Ground State Magnetic Structure and Magnetic Field Effects in the Layered Honeycomb Antiferromagnet YbOCl

TL;DR

This study investigates the magnetic ground state and field effects in YbOCl, revealing a complex interplay of interactions in a layered honeycomb antiferromagnet through experiments and modeling.

Contribution

It provides the first experimental exploration of YbOCl's spin ground state and models its anisotropic interactions, highlighting the role of Kitaev physics in rare-earth materials.

Findings

YbOCl exhibits antiferromagnetic order below 1.3 K with specific spin arrangements.

Numerical modeling accurately reproduces experimental results and identifies significant Kitaev interactions.
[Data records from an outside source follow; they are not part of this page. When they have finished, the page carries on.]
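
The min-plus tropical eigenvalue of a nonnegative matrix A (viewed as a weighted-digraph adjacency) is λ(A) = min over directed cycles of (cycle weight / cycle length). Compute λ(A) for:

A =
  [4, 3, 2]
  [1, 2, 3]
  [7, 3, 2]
λ(A) = 2

Enumerate directed cycles and compute their means (weight / length). Sample:
  cycle 0 → 0: weight = 4, length = 1, mean = 4/1 ≈ 4.000
  cycle 1 → 1: weight = 2, length = 1, mean = 2/1 ≈ 2.000
  cycle 2 → 2: weight = 2, length = 1, mean = 2/1 ≈ 2.000
  cycle 0 → 1 → 0: weight = 4, length = 2, mean = 4/2 ≈ 2.000
  cycle 0 → 2 → 0: weight = 9, length = 2, mean = 9/2 ≈ 4.500
  cycle 1 → 0 → 1: weight = 4, length = 2, mean = 4/2 ≈ 2.000
Minimum mean = 2.000, attained e.g. along the cycle 1 → 1 with weight 2 and length 1. So λ(A) = 2/1 = 2.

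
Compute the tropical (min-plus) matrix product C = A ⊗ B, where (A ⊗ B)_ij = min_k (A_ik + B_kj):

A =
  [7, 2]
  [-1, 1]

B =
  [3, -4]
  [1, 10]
A ⊗ B =
  [3, 3]
  [2, -5]

Apply the min-plus product entry-by-entry:
  C[0][0] = min over k of (A[0][0] + B[0][0] = 7 + 3 = 10, A[0][1] + B[1][0] = 2 + 1 = 3) = 3 (attained at k = 1)
  C[0][1] = min over k of (A[0][0] + B[0][1] = 7 + -4 = 3, A[0][1] + B[1][1] = 2 + 10 = 12) = 3 (attained at k = 0)
  C[1][0] = min over k of (A[1][0] + B[0][0] = -1 + 3 = 2, A[1][1] + B[1][0] = 1 + 1 = 2) = 2 (attained at k = 0)
  C[1][1] = min over k of (A[1][0] + B[0][1] = -1 + -4 = -5, A[1][1] + B[1][1] = 1 + 10 = 11) = -5 (attained at k = 0)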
Small magnetic fields can suppress antiferromagnetic order, indicating tunable magnetic phases.

Abstract

YbOCl is a representative member of the van der Waals layered honeycomb rare-earth chalcohalide REChX (RE = rare earth, Ch = O, S, Se, and Te, and X = F, Cl, Br, and I) family reported recently. Its spin ground state remains to be explored experimentally. In this paper, we have grown high-quality single crystals of YbOCl and conducted comprehensive thermodynamic, elastic, and inelastic neutron scattering experiments down to 50 mK. The experiments reveal an antiferromagnetic phase below 1.3 K, which is identified as a spin ground state with an intralayer ferromagnetic and interlayer antiferromagnetic ordering. By applying sophisticated numerical techniques to a honeycomb (nearest-neighbor)-triangle (next-nearest-neighbor) model Hamiltonian which accurately describes the highly anisotropic spin system, we are able to well simulate the experiments and determine the diagonal and off-diagonal spin-exchange interactions. The simulations give an antiferromagnetic Kitaev term comparable to the Heisenberg one. The experiments under magnetic fields allow us to establish a magnetic field-temperature phase diagram around the spin ground state. Most interestingly, a relatively small magnetic field (~ 0.3 to 3 T) can significantly suppress the antiferromagnetic order, suggesting an intriguing interplay of the Kitaev interaction and magnetic fields in the spin system. The present study provides fundamental insights into the highly anisotropic spin systems and opens a new window to look into Kitaev spin physics in a rare-earth-based system.